Dass bei allen knallenden Korken keine Schampuslaune aufkam, lag an den fehlenden Umdrehungen in Richtung Tormaschen. Der wirbelnde Saad scheiterte aus dem Strafraum an RB-Keeper Péter Gulácsi (17.), Jackson Irvine bei der folgenden Ecke mit einem Kopfball der Marke „muss er machen“ (18.), Johannes Eggestein per Fernschuss an Gulácsi (18.), dann köpfte wieder Irvine, diesmal knapp am Gehäuse vorbei (35.). Afolayan und Eggestein vergaben noch die Art von Doppelchance, die bei gestandenen Bundesligisten zu einem sicheren Tor führt (42.).

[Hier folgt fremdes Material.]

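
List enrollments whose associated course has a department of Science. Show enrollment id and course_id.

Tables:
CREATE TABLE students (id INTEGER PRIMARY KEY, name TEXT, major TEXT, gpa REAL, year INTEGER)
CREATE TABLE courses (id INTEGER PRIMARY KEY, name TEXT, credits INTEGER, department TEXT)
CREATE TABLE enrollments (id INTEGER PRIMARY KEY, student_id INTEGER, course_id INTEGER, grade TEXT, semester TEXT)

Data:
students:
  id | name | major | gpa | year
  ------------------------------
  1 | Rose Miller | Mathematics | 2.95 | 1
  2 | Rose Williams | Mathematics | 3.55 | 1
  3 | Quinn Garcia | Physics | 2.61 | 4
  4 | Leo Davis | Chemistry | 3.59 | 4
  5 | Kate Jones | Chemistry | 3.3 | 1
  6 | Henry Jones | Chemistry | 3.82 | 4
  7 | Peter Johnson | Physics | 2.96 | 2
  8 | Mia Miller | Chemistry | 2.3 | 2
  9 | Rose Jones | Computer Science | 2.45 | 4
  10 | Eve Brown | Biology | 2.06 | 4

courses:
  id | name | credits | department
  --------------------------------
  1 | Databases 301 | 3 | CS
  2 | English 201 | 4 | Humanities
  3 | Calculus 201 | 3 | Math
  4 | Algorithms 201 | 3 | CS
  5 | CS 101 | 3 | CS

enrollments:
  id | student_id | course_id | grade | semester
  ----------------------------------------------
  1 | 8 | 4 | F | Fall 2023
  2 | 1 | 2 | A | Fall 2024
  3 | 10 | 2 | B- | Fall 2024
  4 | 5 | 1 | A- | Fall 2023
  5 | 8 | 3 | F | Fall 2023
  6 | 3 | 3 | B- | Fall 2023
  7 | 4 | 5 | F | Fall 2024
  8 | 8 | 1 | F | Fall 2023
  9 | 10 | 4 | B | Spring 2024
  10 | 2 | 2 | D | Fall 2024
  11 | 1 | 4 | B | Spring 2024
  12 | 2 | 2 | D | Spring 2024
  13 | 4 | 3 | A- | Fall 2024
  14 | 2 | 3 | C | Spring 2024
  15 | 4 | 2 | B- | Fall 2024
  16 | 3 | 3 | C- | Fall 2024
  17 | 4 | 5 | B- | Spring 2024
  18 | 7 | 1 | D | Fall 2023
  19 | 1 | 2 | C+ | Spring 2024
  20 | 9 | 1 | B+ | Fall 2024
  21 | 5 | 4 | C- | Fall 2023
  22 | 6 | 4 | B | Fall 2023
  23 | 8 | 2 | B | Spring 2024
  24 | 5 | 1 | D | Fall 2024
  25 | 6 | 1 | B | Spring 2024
SELECT id, course_id FROM enrollments WHERE course_id IN (SELECT id FROM courses WHERE department = 'Science')

Execution result:
(no rows)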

Leipzig bieten sich kaum Räume

Nichtsdestotrotz: Die Systemfrage dürfte bis auf Weiteres beantwortet sein. Nicht nur spielten die Braun-Weißen, wie schon in den bisherigen Partien nach der jeweiligen Umstellung, bei Weitem besser auf als im 3-5-2, sie können so auch ihre nominell besten Akteure auf den Platz stellen und standen noch dazu defensiv weitgehend stabil.

Leipzigs hoch veranlagten Offensivkünstlern boten sich jedenfalls kaum Räume. Die erste richtige Chance der Gäste in der 60. (!) Minute vereitelte Torwart Nikola Vasilj gegen Christoph Baumgartner meisterhaft, und im direkt im Gegenzug hätte auch Afolayan per abgefälschtem Schuss schon wieder zur Führung treffen können (61.). Kurz darauf, war Vasilj zudem gegen Loïs Openda auf dem Posten (67.).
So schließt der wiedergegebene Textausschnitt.